When Felix Duban restored the Estates room (1862-1864), he drew inspiration for the pinion from the western facade of the 13th-century refectory of the ancient monastery of Saint-Martin-des-Champs in Paris. As a result, we have little idea of the original state of this pinion; which was masked by the « Vault » building added on during the 16th century, only to be demolished in 1860.
The rooms on the ground floor of the François I wing, probably occupied by the chateau’s kitchens, have now been made into the Interpretation Rooms and the Architecture Rooms and form the first part of the visit itinerary, after the State Room.
As a result of the various owners leaving their mark over the centuries, the Chateau of Blois can be considered as a summary of French architecture.
The new Interpretation Rooms have been designed to show the different phases of construction and demolition of the various parts of the building and explain how the monument has evolved over time, so that the public are better prepared for their visit of the chateau.
The history and architecture of the chateau is highlighted using novel and varied means of communication using different supports (video, models, construction materials, interactive screens with 3D models, old drawings and reconstructions), following a chronological order. The emphasis on multimedia is especially suited to disabled visitors for whom special arrangements have been made (text in braille, plans and drawings in relief and tactile models). These rooms (like the Architecture Rooms) are accessible by ramps and are suitable for wheelchair users.

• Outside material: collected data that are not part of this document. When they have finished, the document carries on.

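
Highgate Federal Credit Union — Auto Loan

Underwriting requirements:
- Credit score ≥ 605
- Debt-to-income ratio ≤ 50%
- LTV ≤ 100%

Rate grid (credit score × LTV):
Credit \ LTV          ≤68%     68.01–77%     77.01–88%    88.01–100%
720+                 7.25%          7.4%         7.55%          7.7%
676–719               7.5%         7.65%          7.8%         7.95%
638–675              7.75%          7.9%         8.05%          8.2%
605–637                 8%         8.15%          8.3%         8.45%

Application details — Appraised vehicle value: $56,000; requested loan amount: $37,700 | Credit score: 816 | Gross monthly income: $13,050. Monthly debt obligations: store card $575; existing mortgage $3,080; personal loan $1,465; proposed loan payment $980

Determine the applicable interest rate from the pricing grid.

Credit score 816 ≥ 605; Total monthly debts = (575 + 3,080 + 1,465 + 980) = 6,100. DTI: 6,100 ÷ 13,050 = 46.7%, within the 50% cap
LTV = 37,700/56,000 = 67.3% ≤ 100%
Score 816 is in the 720+ band; LTV 67.3% is in the ≤68% band → 7.25%.

7.25%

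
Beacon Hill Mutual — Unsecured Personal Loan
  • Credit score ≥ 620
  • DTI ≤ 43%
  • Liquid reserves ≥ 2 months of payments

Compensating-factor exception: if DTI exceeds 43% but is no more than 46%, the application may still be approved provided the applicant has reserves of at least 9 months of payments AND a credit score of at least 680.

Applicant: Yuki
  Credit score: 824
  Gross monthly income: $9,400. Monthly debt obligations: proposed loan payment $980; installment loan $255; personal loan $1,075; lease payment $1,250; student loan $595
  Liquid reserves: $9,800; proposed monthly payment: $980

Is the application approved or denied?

Credit score 824 ≥ 620 (meets base)
Total debts = (980 + 255 + 1,075 + 1,250 + 595) = 4,155. DTI = 4,155/9,400 = 44.2% > 43% — standard DTI limit exceeded.
Reserves = 9,800/980 = 10.0 months ≥ 2
DTI 44.2% is within the 43%–46% exception band; checking compensating factors.
Override check — reserves: 10.0 mo (ok); score: 824 (ok).
Both override conditions satisfied; DTI exception granted.

Approved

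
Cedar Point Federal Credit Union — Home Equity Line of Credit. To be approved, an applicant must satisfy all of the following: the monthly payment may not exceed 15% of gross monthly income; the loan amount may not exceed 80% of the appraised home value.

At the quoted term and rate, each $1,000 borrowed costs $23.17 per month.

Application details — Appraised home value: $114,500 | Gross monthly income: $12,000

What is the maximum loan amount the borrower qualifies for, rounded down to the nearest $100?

$77,600

Payment cap: 15% × $12,000 = $1,800/month.
At $23.17 per $1,000, that supports 1,800/23.17 × 1,000 ≈ $77,686 → $77,600.
LTV cap: 80% × $114,500 = $91,600 → $91,600.
Binding constraint: payment-to-income.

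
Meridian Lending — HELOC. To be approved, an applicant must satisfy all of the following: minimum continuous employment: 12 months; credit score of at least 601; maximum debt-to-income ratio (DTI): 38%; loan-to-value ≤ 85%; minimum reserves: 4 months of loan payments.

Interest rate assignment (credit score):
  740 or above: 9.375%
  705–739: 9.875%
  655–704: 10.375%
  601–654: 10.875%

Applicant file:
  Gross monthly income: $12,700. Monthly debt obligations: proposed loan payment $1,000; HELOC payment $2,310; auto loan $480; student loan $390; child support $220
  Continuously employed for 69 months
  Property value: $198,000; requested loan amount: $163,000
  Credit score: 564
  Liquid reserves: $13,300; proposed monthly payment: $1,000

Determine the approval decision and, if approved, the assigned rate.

Denied

Credit score 564 < 601 (below minimum)
Employment 69 ≥ 12 months
Total monthly debts = (1,000 + 2,310 + 480 + 390 + 220) = 4,400. Debt-to-income = 4,400/12,700 = 34.6% — meets 38% limit
Reserves: 13,300 ÷ 1,000 = 13.3 months (meets 4-month minimum)
Loan-to-value = 163,000/198,000 = 82.3% — pass (85% max)
Not all requirements met → denied.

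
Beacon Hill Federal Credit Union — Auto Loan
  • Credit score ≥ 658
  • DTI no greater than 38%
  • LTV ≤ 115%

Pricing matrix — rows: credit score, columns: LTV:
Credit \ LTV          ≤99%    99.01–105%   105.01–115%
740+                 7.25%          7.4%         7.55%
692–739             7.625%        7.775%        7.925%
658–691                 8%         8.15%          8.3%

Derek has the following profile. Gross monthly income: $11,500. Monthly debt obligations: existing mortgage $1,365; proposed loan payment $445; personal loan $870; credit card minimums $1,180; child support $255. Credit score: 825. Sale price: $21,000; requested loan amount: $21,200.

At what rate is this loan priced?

7.4%

Credit score 825 ≥ 658; Total monthly debts = (1,365 + 445 + 870 + 1,180 + 255) = 4,115. DTI = 4,115/11,500 = 35.8% ≤ 38%
LTV = 21,200/21,000 = 101% ≤ 115%
Row: 825 falls in 740+. Column: 101% falls in 99.01–105%. Rate = 7.4%.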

These rooms are dedicated to understanding the architecture and the restorations of the facades of the chateau and include original stonework removed during the various restoration projects dating from 1843. Other works include restoration projects of missing sculptures (plaster casts and studies) and especially, sculpted royal emblems (the salamander, porcupine, ermine and swan), which were destroyed during the French Revolution between 1792 and 1794. There is also the possibility to view, close up and in real size, the decorations on the top of the facades such as dormer windows and gargoyles.
In the first room, a presentation of the recently restored fountain and an enlargement of a contemporary drawing of the chateau and its gardens by J. A. Du Cerceau, evoke the splendor of the lost gardens of Louis XII. The Tour de Milieu has been re-opened to the public and concentrates on the iconography of the sculpted reliefs of Hercules on the Loggia Facade of the chateau. This room also displays a tactile model of the château which explains its evolution and can be taken apart for teaching purposes in special workshops.